White House Sets New Daring Deadline for Lunar Comeback
Since the success of the American Apollo programme, no other nation has successfully pursued the goal of carrying out a manned landing on the Earth's natural satellite, with the Soviet Union and China having conducted unmanned landings on its surface.
During a visit to NASA's Marshall Spaceflight Centre in Huntsville, Alabama, US Vice President Mike Pence announced a new goal for the space agency set by President Donald Trump – to launch a new manned landing mission to the Moon in a matter of five years. The goal itself is not new, but previously NASA was aiming to deploy a "Gateway" station to the Moon's orbit by 2024 and send astronauts to the lunar surface four years later, in 2028.
Now the deadline has been revised, with the plan being to send a manned mission in 2024. NASA's head, Jim Bridenstine, was quick to react to the change.
"Challenge accepted. Now let's get to work", he wrote on Twitter.
Pence called the new planned lunar mission a "next giant leap" in an apparent reference to the famous line by Neil Armstrong. He also announced the goal of establishing a constant US presence on the Moon as a basis for future NASA missions to Mars.
In total, nine private companies, such as Lockheed Martin, will be competing for a lucrative contract to help NASA meet POTUS' plans.
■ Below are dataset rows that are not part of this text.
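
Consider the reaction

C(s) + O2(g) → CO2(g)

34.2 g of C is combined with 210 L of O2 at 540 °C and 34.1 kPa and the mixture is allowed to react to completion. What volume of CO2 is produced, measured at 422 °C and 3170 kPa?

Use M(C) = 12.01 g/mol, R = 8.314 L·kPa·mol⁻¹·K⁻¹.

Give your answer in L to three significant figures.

1.93 L

n(C) = 34.2 / 12.01 = 2.848 mol
n(O2) = PV/RT = (34.1 × 210) / (8.314 × 813.15) = 1.059 mol
For 2.848 mol C, stoichiometry requires (1/1) × 2.848 = 2.848 mol O2; 1.059 mol is available, so O2 is limiting.
n(CO2) = (1/1) × 1.059 = 1.059 mol
V(CO2) = nRT/P = 1.059 × 8.314 × 695.15 / 3170 = 1.931 L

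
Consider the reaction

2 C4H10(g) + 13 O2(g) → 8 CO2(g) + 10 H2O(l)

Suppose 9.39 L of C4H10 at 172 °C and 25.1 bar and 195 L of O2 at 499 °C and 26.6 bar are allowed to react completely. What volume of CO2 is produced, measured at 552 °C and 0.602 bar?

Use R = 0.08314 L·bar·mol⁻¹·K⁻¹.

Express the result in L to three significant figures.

2900 L

n(C4H10) = PV/RT = (25.1 × 9.39) / (0.08314 × 445.15) = 6.368 mol
n(O2) = PV/RT = (26.6 × 195) / (0.08314 × 772.15) = 80.80 mol
For 6.368 mol C4H10, stoichiometry requires (13/2) × 6.368 = 41.39 mol O2; 80.80 mol is available, so C4H10 is limiting.
n(CO2) = (8/2) × 6.368 = 25.47 mol
V(CO2) = nRT/P = 25.47 × 0.08314 × 825.15 / 0.602 = 2903 L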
The previous American lunar project, the Apollo programme, was active between 1961 and 1972 and resulted in a total of six manned landings on the moon and 12 astronauts in total visiting Earth's satellite. The programme was terminated earlier than expected due to budget cuts, but no other country has so far repeated its success in sending astronauts to the Moon. The Soviet Union and China have, however, sent unmanned landers to Earth's satellite.
US President Donald Trump recently announced the creation of a "Space Force" as a separate military branch. The push to create a US space force was prompted by efforts of potential adversaries developing space-based military capabilities, according to the directive that established the new branch. Trump has also allocated 15% more money for space exploration, raising the sum to $14.1 billion in the latest proposed budget.